We need an actual systemic decision-theory-style explanation for why spending money on the happiness and well-being of our friends, our parents, our children, and our community is far more important than spending it to probably save a stranger on the other side of the world. Even if they are a child. Saying "it's OK to be selfish" doesn't cut it. We do not have any such system right now. We’re stuck out here without a map, and the one we’re being given with a 10% cut-off scrawled on it with crayon is obviously not going to cut it. We require something that gives clear, systemic reasoning as to which things/people are owed which moral duties and why. I suspect we won’t have anything like that for quite a while. But I’m looking, and if anyone sees something promising I’d love to hear about it.
Even back then I’d prefer death to a return to subsistence farming. This should have been a clue.
At least in the christian-descendant West, I dunno about the rest of the world.
This is a simplification. Per her - “once I understood that it was about translating human ideas about trust and cooperation into language that computers can understand it clarified things. And the process of doing that makes us have to break things down and inspect them rather than using intuition which is a wonderful human capacity but can also lead us astray. And since then B has been convincing me that it isn't just for alignment”

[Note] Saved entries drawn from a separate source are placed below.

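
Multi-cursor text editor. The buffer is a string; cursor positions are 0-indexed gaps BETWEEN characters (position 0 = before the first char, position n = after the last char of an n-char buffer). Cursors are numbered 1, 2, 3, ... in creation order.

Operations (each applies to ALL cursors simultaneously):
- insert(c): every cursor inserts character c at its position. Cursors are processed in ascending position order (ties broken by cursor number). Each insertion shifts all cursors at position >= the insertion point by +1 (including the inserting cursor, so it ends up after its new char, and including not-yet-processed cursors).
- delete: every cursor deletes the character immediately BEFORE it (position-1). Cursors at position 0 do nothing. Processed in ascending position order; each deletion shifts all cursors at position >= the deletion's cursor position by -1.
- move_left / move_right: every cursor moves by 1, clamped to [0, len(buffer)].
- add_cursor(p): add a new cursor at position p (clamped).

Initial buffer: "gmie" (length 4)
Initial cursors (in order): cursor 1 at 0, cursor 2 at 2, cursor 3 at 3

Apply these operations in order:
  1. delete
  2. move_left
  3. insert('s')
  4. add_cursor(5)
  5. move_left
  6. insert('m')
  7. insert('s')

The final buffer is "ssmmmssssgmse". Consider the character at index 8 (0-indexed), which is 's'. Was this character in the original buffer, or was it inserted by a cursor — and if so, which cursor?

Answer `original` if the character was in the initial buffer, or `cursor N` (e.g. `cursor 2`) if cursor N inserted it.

After op 1 (delete): buffer="ge" (len 2), cursors c1@0 c2@1 c3@1, authorship ..
After op 2 (move_left): buffer="ge" (len 2), cursors c1@0 c2@0 c3@0, authorship ..
After op 3 (insert('s')): buffer="sssge" (len 5), cursors c1@3 c2@3 c3@3, authorship 123..
After op 4 (add_cursor(5)): buffer="sssge" (len 5), cursors c1@3 c2@3 c3@3 c4@5, authorship 123..
After op 5 (move_left): buffer="sssge" (len 5), cursors c1@2 c2@2 c3@2 c4@4, authorship 123..
After op 6 (insert('m')): buffer="ssmmmsgme" (len 9), cursors c1@5 c2@5 c3@5 c4@8, authorship 121233.4.
After op 7 (insert('s')): buffer="ssmmmssssgmse" (len 13), cursors c1@8 c2@8 c3@8 c4@12, authorship 121231233.44.
Authorship (.=original, N=cursor N): 1 2 1 2 3 1 2 3 3 . 4 4 .
Index 8: author = 3

Answer: cursor 3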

A bad thing? Yes, again, Singer deliberately draws a straight line from not donating $1k to watching a child drown in front of you. The moral duty to act is explicitly the same in both, so they are equally bad. That’s the point the hypothetical is designed to demonstrate!

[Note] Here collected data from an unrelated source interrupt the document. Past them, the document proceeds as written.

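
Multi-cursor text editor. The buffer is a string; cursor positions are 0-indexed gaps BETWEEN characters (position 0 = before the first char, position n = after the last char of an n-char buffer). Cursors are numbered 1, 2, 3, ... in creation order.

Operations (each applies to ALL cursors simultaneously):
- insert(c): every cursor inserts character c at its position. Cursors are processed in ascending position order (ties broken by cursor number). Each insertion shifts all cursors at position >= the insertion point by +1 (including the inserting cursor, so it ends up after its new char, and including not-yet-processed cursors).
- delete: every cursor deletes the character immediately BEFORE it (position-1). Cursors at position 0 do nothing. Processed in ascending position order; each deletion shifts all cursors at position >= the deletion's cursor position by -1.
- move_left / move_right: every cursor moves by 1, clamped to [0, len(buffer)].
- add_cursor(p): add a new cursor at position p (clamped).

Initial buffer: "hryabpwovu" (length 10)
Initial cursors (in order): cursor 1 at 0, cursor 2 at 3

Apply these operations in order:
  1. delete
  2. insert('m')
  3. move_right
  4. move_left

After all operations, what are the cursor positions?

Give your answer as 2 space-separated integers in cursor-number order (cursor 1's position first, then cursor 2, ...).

Answer: 1 4

Derivation:
After op 1 (delete): buffer="hrabpwovu" (len 9), cursors c1@0 c2@2, authorship .........
After op 2 (insert('m')): buffer="mhrmabpwovu" (len 11), cursors c1@1 c2@4, authorship 1..2.......
After op 3 (move_right): buffer="mhrmabpwovu" (len 11), cursors c1@2 c2@5, authorship 1..2.......
After op 4 (move_left): buffer="mhrmabpwovu" (len 11), cursors c1@1 c2@4, authorship 1..2.......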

The point of civilization/morality/society is to make there be good places to live. If you take a good place to live (your community) and induce everyone there to ruin their lives in order to cause more people to live in another, different, shitty place (the kinds of places people die of malaria) then you have not improved anything, and indeed, you've made the world worse: you've taken a world with one good place to live and turned it into a place with zero good places to live (ignoring the parts of the world unaffected by these actions).
This is something that comes up a lot in my meditations, so I've got a lot of thoughts. But I don't have the time to make them coherent, and I don't want to bury you with a massive comment. So here's what I feel is if not the most philosophically satisfying, is at least pretty compelling pragmatically:
You may have a moral obligation to help. But 'you' are just a tiny little conscious entity riding around on the back of an elephant, and that elephant has no moral obligation to anyone but itself and the other animals around it. 'You' may feel a genuine desire to help and give everything you have, but unless you can get your elephant onboard, you're not going to be able to give much of anything.
Talking about 'you' as a coherent singular entity that is subject to moral obligations and persuadable by reason just doesn't make sense. Any moral framework that is going to work in the real world is going to have to take into account that the rational agent to whom guilt can be applied to effect change is just one of the concerned parties. If you can get your elephant to agree to giving 10% of your income to charity, then you're doing better than most, and you shouldn't beat yourself up over your inability to alter reality through sheer force of will.